Hoy Peñarol, seguramente deberá volver a su nivel si no quiere sufrir frente a Tacuarembó. El equipo de la tierra de Gardel, ha sido la gran revelación del torneo.
Rival duro, con mucha personalidad, con hombres duchos y con la necesidad de sacar un resultado que le permita alimentar su lógica ilusión de llegar a la Liguilla Prelibertadores.
Este Peñarol está pasando un bravo momento. Su director técnico está siendo resistido por la parcialidad. Esto siempre pasa cuando los resultados no se dan. Es ley en el fútbol. Lo que sucede es que Peñarol está invicto en el Clausura 2000, es el equipo que menos puntos perdió en el torneo y en el plano internacional, aún mantiene chance de clasificar para los cuartos de final del certamen multimillonario.

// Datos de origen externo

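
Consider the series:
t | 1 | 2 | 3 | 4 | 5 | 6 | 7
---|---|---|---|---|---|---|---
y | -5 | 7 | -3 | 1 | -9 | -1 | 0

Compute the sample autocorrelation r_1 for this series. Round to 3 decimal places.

Mean ȳ = (-5 + 7 − 3 + 1 − 9 − 1 + 0)/7 = -1.4286
Deviations from mean: -3.5714, 8.4286, -1.5714, 2.4286, -7.5714, 0.4286, 1.4286
Numerator Σ_{t=1}^{6}(y_t−ȳ)(y_{t+1}−ȳ) = -68.1837
Denominator Σ(y_t−ȳ)² = 151.7143
r_1 = -68.1837 / 151.7143 = -0.449

-0.449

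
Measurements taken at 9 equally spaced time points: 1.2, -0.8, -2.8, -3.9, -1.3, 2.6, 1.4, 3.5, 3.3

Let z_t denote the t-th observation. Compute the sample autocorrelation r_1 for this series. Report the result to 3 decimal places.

Mean z̄ = (1.2 − 0.8 − 2.8 − 3.9 − 1.3 + 2.6 + 1.4 + 3.5 + 3.3)/9 = 0.3556
Numerator Σ_{t=1}^{8}(z_t−z̄)(z_{t+1}−z̄) = 34.3158
Denominator Σ(z_t−z̄)² = 57.5422
r_1 = 34.3158 / 57.5422 = 0.596

0.596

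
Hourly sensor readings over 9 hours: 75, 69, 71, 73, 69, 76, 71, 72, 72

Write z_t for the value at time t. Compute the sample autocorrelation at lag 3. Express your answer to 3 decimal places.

Mean z̄ = (75 + 69 + 71 + 73 + 69 + 76 + 71 + 72 + 72)/9 = 72.0000
Σ(z_t−z̄)(z_{t+3}−z̄) = (3.0000) + (9.0000) + (-4.0000) + (-1.0000) + (0.0000) + (0.0000) = 7.0000
Denominator Σ(z_t−z̄)² = 46.0000
r_3 = 7.0000 / 46.0000 = 0.152

0.152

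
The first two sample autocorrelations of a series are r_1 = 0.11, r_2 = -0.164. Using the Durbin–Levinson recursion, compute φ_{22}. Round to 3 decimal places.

-0.178

φ_{22} = (r_2 − r_1²) / (1 − r_1²)
r_1² = (0.11)² = 0.0121
Numerator = -0.164 − 0.0121 = -0.1761; denominator = 1 − 0.0121 = 0.9879
φ_{22} = -0.1761 / 0.9879 = -0.178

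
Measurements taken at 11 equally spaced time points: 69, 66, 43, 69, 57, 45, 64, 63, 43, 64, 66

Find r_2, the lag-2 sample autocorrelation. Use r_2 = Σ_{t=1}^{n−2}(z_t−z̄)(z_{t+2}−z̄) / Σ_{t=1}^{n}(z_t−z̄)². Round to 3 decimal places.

Mean z̄ = (69 + 66 + 43 + 69 + 57 + 45 + 64 + 63 + 43 + 64 + 66)/11 = 59.0000
Numerator Σ_{t=1}^{9}(z_t−z̄)(z_{t+2}−z̄) = -436.0000
Denominator Σ(z_t−z̄)² = 1076.0000
r_2 = -436.0000 / 1076.0000 = -0.405

-0.405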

De todas formas esa oposición de la gente, del hincha carbonero, no le da un marco adecuado al equipo. Esto se vio reflejado en el último trabajo frente a Bella Vista sanducero, en donde hasta debió empatar y no ganar como en definitiva lo hizo.

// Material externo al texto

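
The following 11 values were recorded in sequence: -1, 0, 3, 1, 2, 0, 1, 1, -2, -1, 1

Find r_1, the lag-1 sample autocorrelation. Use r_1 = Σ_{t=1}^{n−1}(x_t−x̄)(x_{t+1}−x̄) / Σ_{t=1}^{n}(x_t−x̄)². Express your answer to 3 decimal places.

Mean x̄ = (-1 + 0 + 3 + 1 + 2 + 0 + 1 + 1 − 2 − 1 + 1)/11 = 0.4545
Numerator Σ_{t=1}^{10}(x_t−x̄)(x_{t+1}−x̄) = 2.5207
Denominator Σ(x_t−x̄)² = 20.7273
r_1 = 2.5207 / 20.7273 = 0.122

0.122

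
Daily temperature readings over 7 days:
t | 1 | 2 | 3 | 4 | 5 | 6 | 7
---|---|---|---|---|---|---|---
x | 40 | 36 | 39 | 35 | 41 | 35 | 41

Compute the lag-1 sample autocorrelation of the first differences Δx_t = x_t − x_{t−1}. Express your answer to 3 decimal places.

-0.805

First differences Δx: -4, 3, -4, 6, -6, 6
Mean of differences = 0.1667
Numerator Σ(Δx_t−Δx̄)(Δx_{t+1}−Δx̄) = -119.8611
Denominator Σ(Δx_t−Δx̄)² = 148.8333
r_1(Δx) = -119.8611 / 148.8333 = -0.805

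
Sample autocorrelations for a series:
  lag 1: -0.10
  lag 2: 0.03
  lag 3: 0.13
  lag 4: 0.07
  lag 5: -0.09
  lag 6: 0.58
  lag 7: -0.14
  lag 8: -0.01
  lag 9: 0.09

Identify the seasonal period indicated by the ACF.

The largest autocorrelation is r_6 = 0.58; the remaining lags stay at or below 0.13.
The dominant spike at lag 6 indicates a seasonal period of 6.

6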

Saber cómo va a formar Peñarol es toda una incógnita, eso sucede semana a semana. Es el estilo de Ribas, siempre sostengo que lo respeto pero no lo comparto. Sería mejor para todos que Peñarol se abriera más para su gente.
Hoy vuelven los seleccionados, al caso Darío Rodríguez y Bizera en el fondo, los aurinegros tuvieron problemas en esa zona frente a los papales sanduceros, también estará el Gaby Cedrés que sin dudas será un aporte valioso.
¿Qué tiene Tacuarembó?
Lo fundamental es orden. El equipo de Ariel Krasowky es muy ordenado. Tácticamente disciplinado. Con jugadores duchos, hechos para este tipo de partidos. Allí están Quintana, Moncechi, Guillermo Almada que son las columnas del once tacuaremboense. Luego Tacuarembó muestra un aceptable frente de ataque, con el camerunense Tatap y el botija Sánchez que es sin dudas una de las revelaciones del clausura 2000.
Tacuarembó no vendrá esta noche al Centenario a meterse atrás, no va a colocar la «bañadera», no es su estilo.
Esto obligará indudablemente a Peñarol. No podrá enloquecerse y dejar espacios porque Tacuarembó tiene los hombres ideales para lastimar de contragolpe.
Tacuarembó es fuerte en el fútbol aéreo, algo que le molesta a Peñarol que justamente en la «azotea» tiene una gran apuesta.
Tacuarembó sabe defender en ese sentido y también es peligroso cuando busca llegar por arriba.
Viernes a la noche con fútbol prometedor y con un Peñarol que no podrá decir fácilmente «andá a cantarle a Gardel», tendrá que cantar mejor.